Countess of Pallars Sobirà, daughter of the countess and count Amelia and Bernardo de la Marca, sister of Almodis, countess of Barcelona, she was promised to the count Guillermo II de Besalú, but did not marry him. She married the count Artau I de Pallars Sobirà (1049-1081). Lucía intervened in matters of government next to her husband and her son Artau II, she became the guardian of the children of count Ermengol IV de Urgell, she died possibly around 1090. Her son Ot, bishop of Urgell, was recognised as a Saint and is praised in his hagiography.
The betrothal document of Lucía and Artau is surprising: That Artau, count, take Lucía as long as she lives as the man should take the wife that he has taken legally. That he should not abandon her as long as she lives, under any pretext, unless she were to become a leper. That he should not bother her nor slander her to the point that she has to leave him. Liber Feodrum Maior, doc. 37 (year 1058).

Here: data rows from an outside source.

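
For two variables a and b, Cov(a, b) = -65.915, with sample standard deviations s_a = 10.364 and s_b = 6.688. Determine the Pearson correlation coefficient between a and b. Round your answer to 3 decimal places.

-0.951

r = Cov(a,b) / (s_a · s_b) = -65.915 / (10.364 × 6.688)
  = -65.915 / 69.3144 ≈ -0.951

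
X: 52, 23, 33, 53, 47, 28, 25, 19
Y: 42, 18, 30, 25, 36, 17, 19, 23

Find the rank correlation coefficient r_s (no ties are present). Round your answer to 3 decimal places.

0.643

Rank X: 7, 2, 5, 8, 6, 4, 3, 1
Rank Y: 8, 2, 6, 5, 7, 1, 3, 4
d = rank(X) − rank(Y): -1, 0, -1, 3, -1, 3, 0, -3; Σd² = 30
ρ = 1 − 6Σd² / [n(n²−1)] = 1 − 6×30 / (8×63) = 1 − 180/504 ≈ 0.643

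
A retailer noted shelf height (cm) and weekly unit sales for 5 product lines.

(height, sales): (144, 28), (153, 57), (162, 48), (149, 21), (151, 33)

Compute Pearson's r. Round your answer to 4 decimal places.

0.6512

n = 5, Σx = 759, Σy = 187, Σx² = 115391, Σy² = 7867, Σxy = 28641
nΣxy − ΣxΣy = 143205 − 141933 = 1272
nΣx² − (Σx)² = 576955 − 576081 = 874; nΣy² − (Σy)² = 39335 − 34969 = 4366
r = 1272 / √(874 × 4366) = 1272 / 1953.4288 ≈ 0.6512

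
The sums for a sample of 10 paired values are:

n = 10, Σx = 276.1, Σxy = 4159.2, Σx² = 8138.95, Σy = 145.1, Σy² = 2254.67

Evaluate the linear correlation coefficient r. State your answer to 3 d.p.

0.551

r = (nΣxy − ΣxΣy) / √[(nΣx² − (Σx)²)(nΣy² − (Σy)²)]
Numerator: 10×4159.2 − 276.1×145.1 = 1529.89
Denominator: √[(81389.5 − 76231.21)(22546.7 − 21054.01)] = √[5158.29 × 1492.69] = 2774.8384
r = 1529.89 / 2774.8384 ≈ 0.551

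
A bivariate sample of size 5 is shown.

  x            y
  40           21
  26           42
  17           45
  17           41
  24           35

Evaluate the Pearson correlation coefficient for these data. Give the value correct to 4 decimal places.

n = 5, Σx = 124, Σy = 184, Σx² = 3430, Σy² = 7136, Σxy = 4234
nΣxy − ΣxΣy = 21170 − 22816 = -1646
nΣx² − (Σx)² = 17150 − 15376 = 1774; nΣy² − (Σy)² = 35680 − 33856 = 1824
r = -1646 / √(1774 × 1824) = -1646 / 1798.8263 ≈ -0.9150

-0.9150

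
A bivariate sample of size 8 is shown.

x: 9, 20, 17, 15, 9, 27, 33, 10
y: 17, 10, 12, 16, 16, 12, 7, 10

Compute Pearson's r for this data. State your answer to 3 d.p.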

The monastery of San Daniel of Gerona was founded by Ermesenda in the year 1018, little after the death of her husband, and little after the disappearance of the community of San Juan de las Abadesas. According to the dowry document, Ermesenda herself had had it built, she equipped it and she assigned it as a monastery for nuns; it is still today the seat of a feminine community. Col·lecció diplomàtica de Sant Daniel de Girona. Fundació Noguera. Barcelona, 1997, document 6. (year 1018).
Benedictine women’s monastery founded by Wifredo I el Velloso, count of Barcelona and his wife Guinedilda, countess of Barcelona. In the year 885 they provided it with a large amount of land, at the same time as they made an offering of their daughter Emma to the monastery. The rich community of nuns was dissolved in the year 1017.
Perhaps it was a mixed monastery, or at least in the tenth century it had a feminine community; Ermengarda de Pallars, daughter of the count Isarn I, was the abbess between 945 and 966; our documentation shows men ruling before and after those dates.